= Rachel Neeson =

Australian architect and academic

Rachel Neeson is an Australian architect and lecturer in architecture. Her architecture practice is Neeson Murcutt Architects, which she formed with her partner Nick Murcutt in 2004.

== Early life and education==
Rachel Neeson studied architecture at the University of Sydney School of Architecture, Design and Planning, and graduated with the University Medal in 1993.

She was awarded the NSW Architects Registration Board's 2002 Byera Hadley Travelling Scholarship, and completed a master's degree in architecture in Barcelona, Spain.

==Career==
Neeson formed the architecture practice Neeson Murcutt Architects with her partner Nick Murcutt in 2004. Murcutt died in 2011.

Some of the practice's most notable projects have been the redesign of the Prince Alfred Pool and the Juanita Nielsen Community Centre, both in Sydney.

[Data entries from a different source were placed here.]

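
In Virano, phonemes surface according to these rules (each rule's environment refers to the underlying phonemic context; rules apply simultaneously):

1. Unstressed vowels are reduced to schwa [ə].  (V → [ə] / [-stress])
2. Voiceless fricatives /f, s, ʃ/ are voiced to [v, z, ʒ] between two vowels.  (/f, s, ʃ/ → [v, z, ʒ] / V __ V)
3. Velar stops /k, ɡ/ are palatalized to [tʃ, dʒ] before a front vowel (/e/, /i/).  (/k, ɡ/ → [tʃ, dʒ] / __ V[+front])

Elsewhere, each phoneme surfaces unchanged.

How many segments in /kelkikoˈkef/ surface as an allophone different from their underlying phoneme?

6

Segments that undergo a rule: /k/ → [tʃ] (rule 3); /e/ → [ə] (rule 1); /k/ → [tʃ] (rule 3); /i/ → [ə] (rule 1); /o/ → [ə] (rule 1); /k/ → [tʃ] (rule 3).
All other segments surface unchanged.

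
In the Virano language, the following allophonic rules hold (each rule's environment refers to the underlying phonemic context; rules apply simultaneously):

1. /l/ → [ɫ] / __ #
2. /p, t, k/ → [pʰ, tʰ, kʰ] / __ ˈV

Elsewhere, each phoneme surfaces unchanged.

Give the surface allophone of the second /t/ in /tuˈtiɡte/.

/t/ meets the environment for rule 2 (immediately before a stressed vowel) → [tʰ].

[tʰ]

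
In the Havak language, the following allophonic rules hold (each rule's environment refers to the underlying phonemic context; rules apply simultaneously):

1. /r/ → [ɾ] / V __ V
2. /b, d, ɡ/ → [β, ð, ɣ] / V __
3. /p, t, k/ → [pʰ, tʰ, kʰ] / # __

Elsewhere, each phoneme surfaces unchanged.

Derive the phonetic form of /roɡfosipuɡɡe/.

/r/ — word-initial; rule 1 does not apply here → [r].
/ɡ/ (between /o/ and /f/) occurs immediately after a vowel → [ɣ] by rule 2.
/p/ (between /i/ and /u/) fails the environment for rule 3, so it stays [p].
/ɡ/ — between /u/ and /ɡ/, immediately after a vowel — surfaces as [ɣ] (rule 2).
/ɡ/ (between /ɡ/ and /e/) fails the environment for rule 2, so it stays [ɡ].

[roɣfosipuɣɡe]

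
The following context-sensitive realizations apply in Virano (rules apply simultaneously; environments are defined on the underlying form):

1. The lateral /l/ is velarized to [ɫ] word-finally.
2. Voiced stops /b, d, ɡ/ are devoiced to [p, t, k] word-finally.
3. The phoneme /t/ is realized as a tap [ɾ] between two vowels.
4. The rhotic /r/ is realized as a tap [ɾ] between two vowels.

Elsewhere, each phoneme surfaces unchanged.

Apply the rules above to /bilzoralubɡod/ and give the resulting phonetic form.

/b/ (word-initial) is in the target of rule 2 but the environment (word-finally) is not met → [b].
/i/ — not in any rule's target class → [i].
/l/ (between /i/ and /z/) fails the environment for rule 1, so it stays [l].
/z/ (between /l/ and /o/): no rule targets it → [z].
/o/ stays [o].
/r/ — between /o/ and /a/, between two vowels — surfaces as [ɾ] (rule 4).
/a/ — not in any rule's target class → [a].
/l/ (between /a/ and /u/): rule 1 targets it, but not word-finally → unchanged [l].
/u/ stays [u].
/b/ (between /u/ and /ɡ/): rule 2 targets it, but not word-finally → unchanged [b].
/ɡ/ — between /b/ and /o/; rule 2 does not apply here → [ɡ].
/o/ (between /ɡ/ and /d/): no rule targets it → [o].
/d/ (word-final) occurs word-finally → [t] by rule 2.

[bilzoɾalubɡot]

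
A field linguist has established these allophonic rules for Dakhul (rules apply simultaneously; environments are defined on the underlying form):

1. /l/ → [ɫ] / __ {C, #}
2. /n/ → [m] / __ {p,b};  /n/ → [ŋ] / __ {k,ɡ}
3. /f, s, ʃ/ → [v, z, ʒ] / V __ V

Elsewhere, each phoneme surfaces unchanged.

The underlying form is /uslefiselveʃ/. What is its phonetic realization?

[uslevizeɫveʃ]

/s/ — between /u/ and /l/; rule 3 does not apply here → [s].
/l/ (between /s/ and /e/) fails the environment for rule 1, so it stays [l].
/f/ (between /e/ and /i/) occurs between two vowels → [v] by rule 3.
/s/ — between /i/ and /e/, between two vowels — surfaces as [z] (rule 3).
/l/ — between /e/ and /v/, word-finally or immediately before a consonant — surfaces as [ɫ] (rule 1).
/ʃ/ — word-final; rule 3 does not apply here → [ʃ].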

As of 2018 Neeson lectures in architecture at the University of Sydney.

==Recognition and awards==
Neeson Murcutt Architects was awarded the Australian Institute of Architects Robin Boyd Award for Residential Architecture – Houses (New) in 2011.

Neeson Murcutt Architects won the Australian Institute of Architects' New South Wales Wilkinson Award in 2007 and in 2009, and the Robin Boyd Award in 2011.